3.2. `length_of_sequences`: RNN sequence length

The chart below shows the prediction results and loss function when the sequence length of the RNN is changed to 30, 40, 50, 60, and 70. The training data this time is a sine wave with 50 steps per cycle, but it can be seen that even if it is less than one cycle, it can be predicted sufficiently.

No	RNN sequence length	Learning / predicted time
1	`30`	2m29.589s
2	`40`	2m58.636s
3	`50`	3m30.844s
4	`60`	4m25.459s
5	`70`	5m38.550s

3.3. `num_of_training_epochs`: Number of training iterations

The chart of the prediction result and loss function when the number of learning repetitions is changed to 1,000, 2,000, and 3,000 is shown below. In the case of 3,000 times, the result of the loss function oscillates from around 1,600 times. The prediction results are also not good.

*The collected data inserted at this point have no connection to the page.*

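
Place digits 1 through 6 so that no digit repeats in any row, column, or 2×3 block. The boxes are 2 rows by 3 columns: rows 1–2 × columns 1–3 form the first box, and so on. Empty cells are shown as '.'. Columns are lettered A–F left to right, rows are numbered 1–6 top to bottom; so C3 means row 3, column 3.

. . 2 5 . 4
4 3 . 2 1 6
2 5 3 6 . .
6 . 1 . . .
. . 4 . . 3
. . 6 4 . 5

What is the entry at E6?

A1 = 1 (sole candidate).
B1 = 6 (sole candidate).
E1 = 3 (sole candidate).
C2 = 5 (sole candidate).
E3 = 4 (sole candidate).
F3 = 1 (sole candidate).
B4 = 4 (sole candidate).
D4 = 3 (sole candidate).
F4 = 2 (sole candidate).
A5 = 5 (sole candidate).
D5 = 1 (sole candidate).
A6 = 3 (sole candidate).
E6 = 2: row 6 has {3,4,5,6}; col 5 has {1,3,4}; box has {1,3,4,5} → only 2 remains.

2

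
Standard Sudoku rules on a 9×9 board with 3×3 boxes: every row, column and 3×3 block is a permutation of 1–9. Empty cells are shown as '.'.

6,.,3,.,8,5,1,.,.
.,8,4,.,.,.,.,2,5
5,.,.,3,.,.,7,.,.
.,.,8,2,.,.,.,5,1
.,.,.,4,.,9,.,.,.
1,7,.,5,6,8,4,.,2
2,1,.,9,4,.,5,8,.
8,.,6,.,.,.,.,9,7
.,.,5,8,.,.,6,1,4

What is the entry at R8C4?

1

R1C4 = 7 (sole candidate).
R1C8 = 4 (sole candidate).
R1C9 = 9 (sole candidate).
R2C7 = 3 (sole candidate).
R3C8 = 6 (sole candidate).
R3C9 = 8 (sole candidate).
R4C7 = 9 (sole candidate).
R5C1 = 3 (sole candidate).
R5C3 = 2 (sole candidate).
R5C7 = 8 (sole candidate).
R5C8 = 7 (sole candidate).
R5C9 = 6 (sole candidate).
R6C3 = 9 (sole candidate).
R6C8 = 3 (sole candidate).
R7C3 = 7 (sole candidate).
R7C9 = 3 (sole candidate).
R8C4 = 1: row 8 has {6,7,8,9}; col 4 has {2,3,4,5,7,8,9}; box has {4,8,9} → only 1 remains.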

No	Number of learning repetitions	Learning / predicted time
1	1,000 times	2m10.783s
2	2,000 times	3m30.844s
3	3,000 times	6m17.675s

3.4. `size_of_mini_batch`: Number of samples per mini-batch

The chart below shows the prediction results and loss function when the number of samples per mini-batch is changed to 50, 100, and 200. There is no noticeable difference, but basically it seems that the larger the number of samples, the better the results.

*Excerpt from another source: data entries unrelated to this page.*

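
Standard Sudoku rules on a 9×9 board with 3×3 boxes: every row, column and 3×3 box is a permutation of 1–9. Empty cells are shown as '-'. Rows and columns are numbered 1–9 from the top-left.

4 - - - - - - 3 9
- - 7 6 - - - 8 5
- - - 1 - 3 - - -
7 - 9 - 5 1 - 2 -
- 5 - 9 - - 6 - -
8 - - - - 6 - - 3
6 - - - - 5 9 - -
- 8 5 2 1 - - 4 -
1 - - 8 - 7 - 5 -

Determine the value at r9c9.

r8c6 = 9: row 8 has {1,2,4,5,8}; col 6 has {1,3,5,6,7}; box has {1,2,5,7,8} → only 9 remains.
r8c1 = 3: row 8 has {1,2,4,5,8,9}; col 1 has {1,4,6,7,8}; box has {1,5,6,8} → only 3 remains.
r8c7 = 7: row 8 has {1,2,3,4,5,8,9}; col 7 has {6,9}; box has {4,5,9} → only 7 remains.
r8c9 = 6: row 8 has {1,2,3,4,5,7,8,9}; col 9 has {3,5,9}; box has {4,5,7,9} → only 6 remains.
r9c9 = 2: row 9 has {1,5,7,8}; col 9 has {3,5,6,9}; box has {4,5,6,7,9} → only 2 remains.

2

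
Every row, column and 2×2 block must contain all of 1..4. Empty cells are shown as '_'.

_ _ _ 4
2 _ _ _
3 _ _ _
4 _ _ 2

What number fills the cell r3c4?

1

r1c1 = 1: row 1 has {4}; col 1 has {2,3,4}; box has {2} → only 1 remains.
r1c2 = 3: row 1 has {1,4}; col 2 has {}; box has {1,2} → only 3 remains.
r1c3 = 2: row 1 has {1,3,4}; col 3 has {}; box has {4} → only 2 remains.
r2c2 = 4: row 2 has {2}; col 2 has {3}; box has {1,2,3} → only 4 remains.
r3c4 = 1: row 3 has {3}; col 4 has {2,4}; box has {2} → only 1 remains.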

No	Number of samples per mini-batch	Learning / predicted time
1	`50`	4m25.032s
2	`100`	3m30.844s
3	`200`	4m59.550s

3.5. `learning_rate`: Learning rate

The chart below shows the prediction results and loss function when the learning rate passed to the optimizer is changed to 0.02, 0.1, and 0.5. In the case of learning rates 0.02 and 0.5, it cannot be predicted properly. Also, in the case of the learning rate 0.5, the result of the loss function oscillates immediately after learning.

No	Learning rate	Learning / predicted time
1	`0.02`	3m46.852s
2	`0.1`	3m30.844s
3	`0.5`	4m39.136s

3.6. forget_bias

Actually, the chart of the loss function and the prediction result when changing the forget_bias parameter of BasicLSTMCell to 0.25, 0.5, 1.0 (default value), which is not well understood, is shown below. indicate. In the case of 0.25, it is not predictable.

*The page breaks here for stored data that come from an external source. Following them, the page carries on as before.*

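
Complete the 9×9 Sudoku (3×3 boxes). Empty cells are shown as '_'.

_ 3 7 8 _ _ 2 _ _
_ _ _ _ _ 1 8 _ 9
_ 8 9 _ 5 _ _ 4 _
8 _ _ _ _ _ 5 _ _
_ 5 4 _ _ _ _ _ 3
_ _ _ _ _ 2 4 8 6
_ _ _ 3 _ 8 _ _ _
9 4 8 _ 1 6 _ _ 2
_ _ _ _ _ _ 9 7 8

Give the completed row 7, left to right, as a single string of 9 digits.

572398614

r8c7 = 3: row 8 has {1,2,4,6,8,9}; col 7 has {2,4,5,8,9}; box has {2,7,8,9} → only 3 remains.
r8c8 = 5: row 8 has {1,2,3,4,6,8,9}; col 8 has {4,7,8}; box has {2,3,7,8,9} → only 5 remains.
r8c4 = 7: row 8 has {1,2,3,4,5,6,8,9}; col 4 has {3,8}; box has {1,3,6,8} → only 7 remains.
r2c5 = 7: in row 2, 7 can only go here (every other open cell in that row sees a 7).
r3c6 = 3: row 3 has {4,5,8,9}; col 6 has {1,2,6,8}; box has {1,5,7,8} → only 3 remains.
r2c8 = 3: in row 2, 3 can only go here (every other open cell in that row sees a 3).
r5c5 = 8: in row 5, 8 can only go here (every other open cell in that row sees an 8).
r6c4 = 5: in row 6, 5 can only go here (every other open cell in that row sees a 5).
r7c5 = 9: in row 7, 9 can only go here (every other open cell in that row sees a 9).
r6c5 = 3: row 6 has {2,4,5,6,8}; col 5 has {1,5,7,8,9}; box has {2,5,8} → only 3 remains.
r6c3 = 1: row 6 has {2,3,4,5,6,8}; col 3 has {4,7,8,9}; box has {4,5,8} → only 1 remains.
r6c1 = 7: row 6 has {1,2,3,4,5,6,8}; col 1 has {8,9}; box has {1,4,5,8} → only 7 remains.
r6c2 = 9: row 6 has {1,2,3,4,5,6,7,8}; col 2 has {3,4,5,8}; box has {1,4,5,7,8} → only 9 remains.
r1c6 = 9: in row 1, 9 can only go here (every other open cell in that row sees a 9).
r5c6 = 7: row 5 has {3,4,5,8}; col 6 has {1,2,3,6,8,9}; box has {2,3,5,8} → only 7 remains.
r5c7 = 1: row 5 has {3,4,5,7,8}; col 7 has {2,3,4,5,8,9}; box has {3,4,5,6,8} → only 1 remains.
r7c7 = 6: row 7 has {3,8,9}; col 7 has {1,2,3,4,5,8,9}; box has {2,3,5,7,8,9} → only 6 remains.
r7c8 = 1: row 7 has {3,6,8,9}; col 8 has {3,4,5,7,8}; box has {2,3,5,6,7,8,9} → only 1 remains.
r7c9 = 4: row 7 has {1,3,6,8,9}; col 9 has {2,3,6,8,9}; box has {1,2,3,5,6,7,8,9} → only 4 remains.
r1c8 = 6: row 1 has {2,3,7,8,9}; col 8 has {1,3,4,5,7,8}; box has {2,3,4,8,9} → only 6 remains.
r3c7 = 7: row 3 has {3,4,5,8,9}; col 7 has {1,2,3,4,5,6,8,9}; box has {2,3,4,6,8,9} → only 7 remains.
r3c9 = 1: row 3 has {3,4,5,7,8,9}; col 9 has {2,3,4,6,8,9}; box has {2,3,4,6,7,8,9} → only 1 remains.
r4c6 = 4: row 4 has {5,8}; col 6 has {1,2,3,6,7,8,9}; box has {2,3,5,7,8} → only 4 remains.
r4c9 = 7: row 4 has {4,5,8}; col 9 has {1,2,3,4,6,8,9}; box has {1,3,4,5,6,8} → only 7 remains.
r9c6 = 5: row 9 has {7,8,9}; col 6 has {1,2,3,4,6,7,8,9}; box has {1,3,6,7,8,9} → only 5 remains.
r1c5 = 4: row 1 has {2,3,6,7,8,9}; col 5 has {1,3,5,7,8,9}; box has {1,3,5,7,8,9} → only 4 remains.
r1c9 = 5: row 1 has {2,3,4,6,7,8,9}; col 9 has {1,2,3,4,6,7,8,9}; box has {1,2,3,4,6,7,8,9} → only 5 remains.
r4c5 = 6: row 4 has {4,5,7,8}; col 5 has {1,3,4,5,7,8,9}; box has {2,3,4,5,7,8} → only 6 remains.
r5c4 = 9: row 5 has {1,3,4,5,7,8}; col 4 has {3,5,7,8}; box has {2,3,4,5,6,7,8} → only 9 remains.
r5c8 = 2: row 5 has {1,3,4,5,7,8,9}; col 8 has {1,3,4,5,6,7,8}; box has {1,3,4,5,6,7,8} → only 2 remains.
r9c5 = 2: row 9 has {5,7,8,9}; col 5 has {1,3,4,5,6,7,8,9}; box has {1,3,5,6,7,8,9} → only 2 remains.
r1c1 = 1: row 1 has {2,3,4,5,6,7,8,9}; col 1 has {7,8,9}; box has {3,7,8,9} → only 1 remains.
r4c2 = 2: row 4 has {4,5,6,7,8}; col 2 has {3,4,5,8,9}; box has {1,4,5,7,8,9} → only 2 remains.
r4c3 = 3: row 4 has {2,4,5,6,7,8}; col 3 has {1,4,7,8,9}; box has {1,2,4,5,7,8,9} → only 3 remains.
r4c4 = 1: row 4 has {2,3,4,5,6,7,8}; col 4 has {3,5,7,8,9}; box has {2,3,4,5,6,7,8,9} → only 1 remains.
r4c8 = 9: row 4 has {1,2,3,4,5,6,7,8}; col 8 has {1,2,3,4,5,6,7,8}; box has {1,2,3,4,5,6,7,8} → only 9 remains.
r5c1 = 6: row 5 has {1,2,3,4,5,7,8,9}; col 1 has {1,7,8,9}; box has {1,2,3,4,5,7,8,9} → only 6 remains.
r7c2 = 7: row 7 has {1,3,4,6,8,9}; col 2 has {2,3,4,5,8,9}; box has {4,8,9} → only 7 remains.
r9c1 = 3: row 9 has {2,5,7,8,9}; col 1 has {1,6,7,8,9}; box has {4,7,8,9} → only 3 remains.
r9c3 = 6: row 9 has {2,3,5,7,8,9}; col 3 has {1,3,4,7,8,9}; box has {3,4,7,8,9} → only 6 remains.
r9c4 = 4: row 9 has {2,3,5,6,7,8,9}; col 4 has {1,3,5,7,8,9}; box has {1,2,3,5,6,7,8,9} → only 4 remains.
r2c2 = 6: row 2 has {1,3,7,8,9}; col 2 has {2,3,4,5,7,8,9}; box has {1,3,7,8,9} → only 6 remains.
r2c4 = 2: row 2 has {1,3,6,7,8,9}; col 4 has {1,3,4,5,7,8,9}; box has {1,3,4,5,7,8,9} → only 2 remains.
r3c1 = 2: row 3 has {1,3,4,5,7,8,9}; col 1 has {1,3,6,7,8,9}; box has {1,3,6,7,8,9} → only 2 remains.
r3c4 = 6: row 3 has {1,2,3,4,5,7,8,9}; col 4 has {1,2,3,4,5,7,8,9}; box has {1,2,3,4,5,7,8,9} → only 6 remains.
r7c1 = 5: row 7 has {1,3,4,6,7,8,9}; col 1 has {1,2,3,6,7,8,9}; box has {3,4,6,7,8,9} → only 5 remains.
r7c3 = 2: row 7 has {1,3,4,5,6,7,8,9}; col 3 has {1,3,4,6,7,8,9}; box has {3,4,5,6,7,8,9} → only 2 remains.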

No	forget_bias	Learning / predicted time
1	`0.25`	4m27.725s
2	`0.5`	4m27.089s
3	`1.0`	3m30.844s

3.7. Optimizer

The chart below shows the prediction results and loss function when the optimizer used for optimization is switched from Gradient Descent Optimizer to ʻAdam Optimizer. ʻAdam Optimizer has a faster loss reduction and lower final value, but it vibrates violently. It's difficult to stop learning.

No	optimizer	Learning / predicted time
1	`GradientDescentOptimizer`	3m30.844s
2	`AdamOptimizer`	4m46.116s

3.8. RNN cell

The chart below shows the prediction results and loss function when the RNN cell is switched from BasicLSTMCell to GRUCell. There was not much difference.

No	RNN cell	Learning / predicted time
1	`BasicLSTMCell`	3m30.844s
2	`GRUCell`	4m53.831s

4. Future plans

I would like to try what would happen if I learned and predicted more realistic data (stock prices, foreign exchange, etc.).